Unconscious parricide!—
Unconscious!-yet avenging hell
Pursued th' offender's stealthy pace,
And heavy, sure, and hard it fell,
The curse of blood, on all his race!-
Spared from their kindred strife,
The young Thersander's life,
Stern Polynices' heir, was left alone:
In every martial game,

And in the field of fame,

For early force and matchless prowess known:Was left, the pride and prop to be

Of good Adrastus' pedigree.

And hence, through loins of ancient kings,
The warrior blood of Theron springs;

Exalted name! to whom belong

The minstrel's harp, the poet's song,

In fair Olympia crowned;

And where, mid Pythia's olives blue,
An equal lot his brother drew:
And where his twice-twain coursers flew

The isthmus twelve times round.-
Such honour, earned by toil and care,
May best his ancient wrongs repair,

And wealth, unstained by pride,
May laugh at fortune's fickle power,
And blameless in the tempting hour
Of syren ease abide:-

Led by that star of heavenly ray,
Which best may keep our darkling way
O'er life's unsteady tide!—

For, whoso holds in righteousness the throne,
He in his heart hath known

How the foul spirits of the guilty dead,
In chambers dark and dread,
Of nether earth abide, and penal flame
Where he, whom none may name,(6)
Lays bare the soul by stern necessity;
Seated in judgment high;

The minister of God whose arm is there,
In heaven alike and hell, almighty every where!

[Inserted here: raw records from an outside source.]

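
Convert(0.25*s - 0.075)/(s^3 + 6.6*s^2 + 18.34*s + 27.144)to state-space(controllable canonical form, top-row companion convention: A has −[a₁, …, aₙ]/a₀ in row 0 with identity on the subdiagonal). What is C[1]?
Reachable canonical form: C = numerator coefficients (right-aligned, zero-padded to length n).
num = 0.25*s - 0.075, C = [[0, 0.25, -0.075]].
C[1] = 0.25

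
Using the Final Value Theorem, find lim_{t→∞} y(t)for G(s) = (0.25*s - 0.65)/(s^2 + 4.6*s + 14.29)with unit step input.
FVT: lim_{t→∞} y(t) = lim_{s→0} s*Y(s) where Y(s) = G(s)/s.
= lim_{s→0} G(s) = G(0) = num(0)/den(0) = -0.65/14.29 = -0.04549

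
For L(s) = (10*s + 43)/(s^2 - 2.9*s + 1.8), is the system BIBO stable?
Denominator: s^2 - 2.9*s + 1.8 = (s - 2)(s - 0.9). Poles: 0.9, 2. All Re(p)<0: No (unstable)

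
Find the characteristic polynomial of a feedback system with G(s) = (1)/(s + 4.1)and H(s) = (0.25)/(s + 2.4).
Characteristic poly = G_den * H_den + G_num * H_num = (s^2 + 6.5*s + 9.84) + (0.25) = s^2 + 6.5*s + 10.09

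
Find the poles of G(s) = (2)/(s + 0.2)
Set denominator = 0: s + 0.2 = 0 → Poles: -0.2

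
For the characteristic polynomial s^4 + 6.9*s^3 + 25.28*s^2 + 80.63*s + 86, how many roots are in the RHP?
s^4 + 6.9*s^3 + 25.28*s^2 + 80.63*s + 86 = (s + 1.6)(s + 4.3)(s^2 + s + 12.5). Poles: -0.5 + 3.5j, -0.5 - 3.5j, -1.6, -4.3. RHP poles (Re>0): 0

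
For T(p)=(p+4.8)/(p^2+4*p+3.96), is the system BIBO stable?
Denominator: p^2 + 4*p + 3.96 = (p + 1.8)(p + 2.2). Poles: -1.8, -2.2. All Re(p)<0: Yes (stable)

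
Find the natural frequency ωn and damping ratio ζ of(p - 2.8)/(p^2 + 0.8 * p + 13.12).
Underdamped: complex pole -0.4 + 3.6j. ωn = |pole| = 3.622, ζ = -Re(pole)/ωn = 0.1104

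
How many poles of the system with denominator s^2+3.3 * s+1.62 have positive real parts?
s^2 + 3.3*s + 1.62 = (s + 0.6)(s + 2.7). Poles: -0.6, -2.7. RHP poles (Re>0): 0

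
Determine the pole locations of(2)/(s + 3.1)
Set denominator = 0: s + 3.1 = 0 → Poles: -3.1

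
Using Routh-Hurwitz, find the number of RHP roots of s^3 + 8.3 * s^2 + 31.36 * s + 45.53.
Routh array:
s^3: [1, 31.36]; s^2: [8.3, 45.53]; s^1: [25.8745]; s^0: [45.53]
First column: [1, 8.3, 25.8745, 45.53]. Sign changes = RHP roots = 0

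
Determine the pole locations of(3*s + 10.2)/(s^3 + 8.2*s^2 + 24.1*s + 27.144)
Set denominator = 0: s^3 + 8.2*s^2 + 24.1*s + 27.144 = (s + 3.6)(s^2 + 4.6*s + 7.54) = 0 → Poles: -2.3 + 1.5j, -2.3 - 1.5j, -3.6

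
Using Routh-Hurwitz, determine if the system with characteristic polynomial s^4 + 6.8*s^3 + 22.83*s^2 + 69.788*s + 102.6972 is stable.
Routh array:
s^4: [1, 22.83, 102.6972]; s^3: [6.8, 69.788]; s^2: [12.5671, 102.6972]; s^1: [14.2188]; s^0: [102.6972]
First column: [1, 6.8, 12.5671, 14.2188, 102.6972]. Sign changes = 0.
Yes, stable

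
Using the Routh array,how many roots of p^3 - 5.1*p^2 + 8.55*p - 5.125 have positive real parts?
Routh array:
p^3: [1, 8.55]; p^2: [-5.1, -5.125]; p^1: [7.5451]; p^0: [-5.125]
First column: [1, -5.1, 7.5451, -5.125]. Sign changes = RHP roots = 3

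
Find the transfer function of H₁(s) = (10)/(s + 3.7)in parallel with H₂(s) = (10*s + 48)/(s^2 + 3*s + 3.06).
Parallel: H = H₁ + H₂ = (n₁·d₂ + n₂·d₁)/(d₁·d₂).
n₁·d₂ = 10*s^2 + 30*s + 30.6. n₂·d₁ = 10*s^2 + 85*s + 177.6. Sum = 20*s^2 + 115*s + 208.2. d₁·d₂ = s^3 + 6.7*s^2 + 14.16*s + 11.322.
H(s) = (20*s^2 + 115*s + 208.2)/(s^3 + 6.7*s^2 + 14.16*s + 11.322)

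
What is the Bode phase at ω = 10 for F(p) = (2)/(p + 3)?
Substitute p = j*10: F(j10) = 0.0550459 - 0.183486j.
∠F(j10) = atan2(Im, Re) = atan2(-0.183486, 0.0550459) = -73.30°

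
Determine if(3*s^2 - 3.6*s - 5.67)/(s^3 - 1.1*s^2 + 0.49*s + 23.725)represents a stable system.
Denominator: s^3 - 1.1*s^2 + 0.49*s + 23.725 = (s + 2.5)(s^2 - 3.6*s + 9.49). Poles: -2.5, 1.8 + 2.5j, 1.8 - 2.5j. All Re(p)<0: No (unstable)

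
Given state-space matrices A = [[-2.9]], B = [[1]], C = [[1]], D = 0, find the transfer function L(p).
L(p) = C(pI - A)⁻¹B + D.
Characteristic polynomial det(pI - A) = p + 2.9.
Numerator from C·adj(pI-A)·B + D·det(pI-A) = 1.
L(p) = (1)/(p + 2.9)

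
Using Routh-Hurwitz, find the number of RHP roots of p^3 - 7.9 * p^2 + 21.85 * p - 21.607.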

But, ever bright, by day, by night,
Exulting in excess of light;
From labour free and long distress,
The good enjoy their happiness.—

No more the stubborn soil they cleave,

Nor stem for scanty food the wave;

But with the venerable gods they dwell:-
No tear bedims their thankful eye,

Nor mars their long tranquillity;

While those accursed howl in pangs unspeakable.